ASC’s debt level has been constant at around US$446.92M over the previous year – this includes both the current and long-term debt. At this current level of debt, ASC’s cash and short-term investments stands at US$39.46M , ready to deploy into the business. Moreover, ASC has produced cash from operations of US$18.42M in the last twelve months, resulting in an operating cash to total debt ratio of 4.12%, meaning that ASC’s debt is not appropriately covered by operating cash. This ratio can also be interpreted as a measure of efficiency for unprofitable companies as traditional metrics such as return on asset (ROA) requires a positive net income. In ASC’s case, it is able to generate 0.041x cash from its debt capital.
Does ASC’s liquid assets cover its short-term commitments?
At the current liabilities level of US$58.26M liabilities, the company has been able to meet these obligations given the level of current assets of US$83.88M, with a current ratio of 1.44x. Usually, for Oil and Gas companies, this is a suitable ratio as there’s enough of a cash buffer without holding too capital in low return investments.
Is ASC’s debt level acceptable?
Since total debt levels have outpaced equities, ASC is a highly leveraged company. This is not unusual for small-caps as debt tends to be a cheaper and faster source of funding for some businesses. However, since ASC is currently unprofitable, sustainability of its current state of operations becomes a concern. Running high debt, while not yet making money, can be risky in unexpected downturns as liquidity may dry up, making it hard to operate.
ASC’s debt and cash flow levels indicate room for improvement. Its cash flow coverage of less than a quarter of debt means that operating efficiency could be an issue. However, the company exhibits an ability to meet its near term obligations should an adverse event occur. I admit this is a fairly basic analysis for ASC’s financial health. Other important fundamentals need to be considered alongside. I recommend you continue to research Ardmore Shipping to get a better picture of the stock by looking at:
- 1. Future Outlook: What are well-informed industry analysts predicting for ASC’s future growth? Take a look at our free research report of analyst consensus for ASC’s outlook.

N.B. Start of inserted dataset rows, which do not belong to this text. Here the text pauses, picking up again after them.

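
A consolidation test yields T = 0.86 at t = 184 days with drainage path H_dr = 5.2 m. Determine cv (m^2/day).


Using cv = T * H_dr^2 / t
H_dr^2 = 5.2^2 = 27.04
cv = 0.86 * 27.04 / 184
cv = 0.12638 m^2/day


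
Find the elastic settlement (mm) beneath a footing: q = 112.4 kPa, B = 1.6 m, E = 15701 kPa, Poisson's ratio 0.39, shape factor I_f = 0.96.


Result: 9.323 mm

Derivation:
Using Se = q * B * (1 - nu^2) * I_f / E
1 - nu^2 = 1 - 0.39^2 = 0.8479
Se = 112.4 * 1.6 * 0.8479 * 0.96 / 15701
Se = 0.009323 m
Convert to mm: Se = 0.009323 * 1000 = 9.323 mm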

- 2. Valuation: What is ASC worth today? Is the stock undervalued, even when its growth outlook is factored into its intrinsic value? The intrinsic value infographic in our free research report helps visualize whether ASC is currently mispriced by the market.
- 3. Other High-Performing Stocks: Are there other stocks that provide better prospects with proven track records? Explore our free list of these great stocks here.
To help readers see pass the short term volatility of the financial market, we aim to bring you a long-term focused research analysis purely driven by fundamental data. Note that our analysis does not factor in the latest price sensitive company announcements.
The author is an independent contributor and at the time of publication had no position in the stocks mentioned.